The menu will be 70% sweet and 30% savory, with eight savory plates, eight sweet plates, and 3/4/5-course dessert tasting menus. But Sam's intent on blurring the lines between dinner and dessert. He mentioned a foie gras cupcake made with duck fat and duck butter cream as an appetizer and savory cotton candy. There will also be a 7-course tasting menu for $70, with the first iteration to be focused on chocolate. Sam explained that he wants the transition from savory to sweet to be imperceptible in the meal, moving from one to the next seamlessly -- similar, perhaps, to Jordi Burton's Espai Sucre in Barcelona. .
Saturday afternoon, Sam and his salty conspirator, Mr. Fran Derby, cooked up two dishes from the savory part of the menu. First was a pekin duck and eel terrine served warm with a chocolate consommé, garnished with homemade pickled cherry and fresh marjoram. Next came pork belly with whiskey braised artichoke, white miso butterscotch, green apple and chervil. Perhaps it sounds strange, but they were both quite good. Full range of flavors, nice textural combinations – and neither too sweet nor too salty.

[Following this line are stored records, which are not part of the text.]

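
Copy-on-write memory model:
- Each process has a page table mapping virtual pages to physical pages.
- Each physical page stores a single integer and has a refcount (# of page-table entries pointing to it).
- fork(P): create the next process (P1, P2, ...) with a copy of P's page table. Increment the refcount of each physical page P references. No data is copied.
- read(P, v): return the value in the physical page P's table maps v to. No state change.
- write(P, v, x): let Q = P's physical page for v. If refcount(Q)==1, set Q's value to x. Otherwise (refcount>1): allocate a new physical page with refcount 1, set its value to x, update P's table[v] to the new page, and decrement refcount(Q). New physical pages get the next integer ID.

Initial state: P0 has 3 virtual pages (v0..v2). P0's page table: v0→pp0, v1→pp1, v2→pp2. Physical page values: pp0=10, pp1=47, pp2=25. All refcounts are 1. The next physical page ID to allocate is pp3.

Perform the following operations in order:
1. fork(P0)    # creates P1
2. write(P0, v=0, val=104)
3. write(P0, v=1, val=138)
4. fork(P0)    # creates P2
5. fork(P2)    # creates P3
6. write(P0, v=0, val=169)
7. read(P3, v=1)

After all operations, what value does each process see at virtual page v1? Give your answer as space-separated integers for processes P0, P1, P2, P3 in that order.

Op 1: fork(P0) -> P1. 3 ppages; refcounts: pp0:2 pp1:2 pp2:2
Op 2: write(P0, v0, 104). refcount(pp0)=2>1 -> COPY to pp3. 4 ppages; refcounts: pp0:1 pp1:2 pp2:2 pp3:1
Op 3: write(P0, v1, 138). refcount(pp1)=2>1 -> COPY to pp4. 5 ppages; refcounts: pp0:1 pp1:1 pp2:2 pp3:1 pp4:1
Op 4: fork(P0) -> P2. 5 ppages; refcounts: pp0:1 pp1:1 pp2:3 pp3:2 pp4:2
Op 5: fork(P2) -> P3. 5 ppages; refcounts: pp0:1 pp1:1 pp2:4 pp3:3 pp4:3
Op 6: write(P0, v0, 169). refcount(pp3)=3>1 -> COPY to pp5. 6 ppages; refcounts: pp0:1 pp1:1 pp2:4 pp3:2 pp4:3 pp5:1
Op 7: read(P3, v1) -> 138. No state change.
P0: v1 -> pp4 = 138
P1: v1 -> pp1 = 47
P2: v1 -> pp4 = 138
P3: v1 -> pp4 = 138

Answer: 138 47 138 138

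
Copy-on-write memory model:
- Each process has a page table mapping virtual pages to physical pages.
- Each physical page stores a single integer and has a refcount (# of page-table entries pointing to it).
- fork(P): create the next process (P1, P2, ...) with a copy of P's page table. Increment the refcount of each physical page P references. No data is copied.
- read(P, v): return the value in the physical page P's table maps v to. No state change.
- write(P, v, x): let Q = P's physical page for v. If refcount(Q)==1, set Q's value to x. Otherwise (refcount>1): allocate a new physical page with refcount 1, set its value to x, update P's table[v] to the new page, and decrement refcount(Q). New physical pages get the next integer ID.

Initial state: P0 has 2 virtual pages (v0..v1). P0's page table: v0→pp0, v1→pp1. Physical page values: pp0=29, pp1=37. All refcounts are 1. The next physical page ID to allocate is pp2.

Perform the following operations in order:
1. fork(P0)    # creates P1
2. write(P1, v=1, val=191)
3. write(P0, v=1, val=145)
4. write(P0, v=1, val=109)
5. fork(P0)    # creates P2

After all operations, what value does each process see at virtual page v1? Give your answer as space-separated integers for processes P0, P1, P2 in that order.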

If you're skeptical of sweet food – and are shaking your head with a 'tsk tsk what is he thinking?' consider this. Sweet savories have been around for centuries. Recall all the classic combinations: lamb and mint jelly, pork chops and apple sauce, foie gras and figs, prosciutto and melon, chocolate mole sauce. You already like them.

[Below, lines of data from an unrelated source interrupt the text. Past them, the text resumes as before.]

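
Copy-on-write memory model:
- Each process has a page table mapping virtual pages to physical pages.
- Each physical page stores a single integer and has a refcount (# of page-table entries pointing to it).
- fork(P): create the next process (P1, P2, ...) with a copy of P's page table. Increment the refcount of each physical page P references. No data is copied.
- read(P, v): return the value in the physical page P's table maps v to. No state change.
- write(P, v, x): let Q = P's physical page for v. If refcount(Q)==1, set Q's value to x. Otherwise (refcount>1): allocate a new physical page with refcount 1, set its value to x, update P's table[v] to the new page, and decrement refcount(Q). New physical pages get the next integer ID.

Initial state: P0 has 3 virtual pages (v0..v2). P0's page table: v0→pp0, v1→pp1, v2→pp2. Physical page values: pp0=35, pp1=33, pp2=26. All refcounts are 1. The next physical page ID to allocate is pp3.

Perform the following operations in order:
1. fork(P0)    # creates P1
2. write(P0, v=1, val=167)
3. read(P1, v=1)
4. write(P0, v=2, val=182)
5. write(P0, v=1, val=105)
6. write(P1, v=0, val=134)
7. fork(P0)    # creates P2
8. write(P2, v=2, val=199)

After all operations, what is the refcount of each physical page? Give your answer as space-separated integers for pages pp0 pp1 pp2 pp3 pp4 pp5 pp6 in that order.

Op 1: fork(P0) -> P1. 3 ppages; refcounts: pp0:2 pp1:2 pp2:2
Op 2: write(P0, v1, 167). refcount(pp1)=2>1 -> COPY to pp3. 4 ppages; refcounts: pp0:2 pp1:1 pp2:2 pp3:1
Op 3: read(P1, v1) -> 33. No state change.
Op 4: write(P0, v2, 182). refcount(pp2)=2>1 -> COPY to pp4. 5 ppages; refcounts: pp0:2 pp1:1 pp2:1 pp3:1 pp4:1
Op 5: write(P0, v1, 105). refcount(pp3)=1 -> write in place. 5 ppages; refcounts: pp0:2 pp1:1 pp2:1 pp3:1 pp4:1
Op 6: write(P1, v0, 134). refcount(pp0)=2>1 -> COPY to pp5. 6 ppages; refcounts: pp0:1 pp1:1 pp2:1 pp3:1 pp4:1 pp5:1
Op 7: fork(P0) -> P2. 6 ppages; refcounts: pp0:2 pp1:1 pp2:1 pp3:2 pp4:2 pp5:1
Op 8: write(P2, v2, 199). refcount(pp4)=2>1 -> COPY to pp6. 7 ppages; refcounts: pp0:2 pp1:1 pp2:1 pp3:2 pp4:1 pp5:1 pp6:1

Answer: 2 1 1 2 1 1 1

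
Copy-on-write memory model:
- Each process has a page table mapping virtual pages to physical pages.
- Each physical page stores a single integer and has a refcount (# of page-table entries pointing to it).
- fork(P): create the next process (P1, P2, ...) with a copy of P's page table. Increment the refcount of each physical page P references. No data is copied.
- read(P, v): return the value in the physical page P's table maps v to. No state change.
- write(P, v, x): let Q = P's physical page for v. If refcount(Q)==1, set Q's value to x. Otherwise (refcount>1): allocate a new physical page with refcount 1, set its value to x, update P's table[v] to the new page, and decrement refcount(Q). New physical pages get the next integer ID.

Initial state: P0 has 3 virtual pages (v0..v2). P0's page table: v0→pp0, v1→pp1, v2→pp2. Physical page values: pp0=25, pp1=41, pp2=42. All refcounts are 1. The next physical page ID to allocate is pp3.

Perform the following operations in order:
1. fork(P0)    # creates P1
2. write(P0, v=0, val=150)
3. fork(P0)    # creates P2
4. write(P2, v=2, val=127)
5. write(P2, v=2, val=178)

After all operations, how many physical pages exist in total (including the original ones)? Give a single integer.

Answer: 5

Derivation:
Op 1: fork(P0) -> P1. 3 ppages; refcounts: pp0:2 pp1:2 pp2:2
Op 2: write(P0, v0, 150). refcount(pp0)=2>1 -> COPY to pp3. 4 ppages; refcounts: pp0:1 pp1:2 pp2:2 pp3:1
Op 3: fork(P0) -> P2. 4 ppages; refcounts: pp0:1 pp1:3 pp2:3 pp3:2
Op 4: write(P2, v2, 127). refcount(pp2)=3>1 -> COPY to pp4. 5 ppages; refcounts: pp0:1 pp1:3 pp2:2 pp3:2 pp4:1
Op 5: write(P2, v2, 178). refcount(pp4)=1 -> write in place. 5 ppages; refcounts: pp0:1 pp1:3 pp2:2 pp3:2 pp4:1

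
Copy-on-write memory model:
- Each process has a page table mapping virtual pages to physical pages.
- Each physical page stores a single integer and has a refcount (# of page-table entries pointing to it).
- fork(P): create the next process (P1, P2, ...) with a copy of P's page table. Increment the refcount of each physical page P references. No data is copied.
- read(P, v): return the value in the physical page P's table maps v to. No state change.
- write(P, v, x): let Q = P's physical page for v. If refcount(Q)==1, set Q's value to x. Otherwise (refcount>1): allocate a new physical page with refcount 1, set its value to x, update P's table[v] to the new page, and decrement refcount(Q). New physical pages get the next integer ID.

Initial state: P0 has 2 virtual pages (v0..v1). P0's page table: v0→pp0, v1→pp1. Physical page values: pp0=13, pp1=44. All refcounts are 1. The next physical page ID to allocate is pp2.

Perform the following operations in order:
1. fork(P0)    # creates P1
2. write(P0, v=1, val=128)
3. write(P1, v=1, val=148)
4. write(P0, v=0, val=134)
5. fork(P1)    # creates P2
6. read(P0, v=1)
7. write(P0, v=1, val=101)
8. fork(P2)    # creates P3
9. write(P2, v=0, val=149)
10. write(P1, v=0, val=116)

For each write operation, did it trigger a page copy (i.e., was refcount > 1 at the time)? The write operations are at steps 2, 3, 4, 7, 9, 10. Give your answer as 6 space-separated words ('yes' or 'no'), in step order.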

If there's been one common trait I've found in most of the "new" (Adrià has recently rejected "molecular gastronomy" as a label) food from European avant-gardists, it's been sugar in the savory courses--and that's sugar, not fruit--as in egg yolk encased in crisp caramel. Several years ago at my one meal at Heston Blumenthal's The Fat Duck, sweetness increased with each course. A main course of sweetbreads was coated with a sweet batter that could have easily been reserved for a spicy dessert. In fact, the desserts took a step back in terms of sweetness. One problem that I've not resolved, is the choice of wine with this kind of food. That's gist for another topic
Posted by: Bux | October 24, 2006 at 10:17 AM
The wine question is a good one Bux. Perhaps we can get Sam to give us his two cents.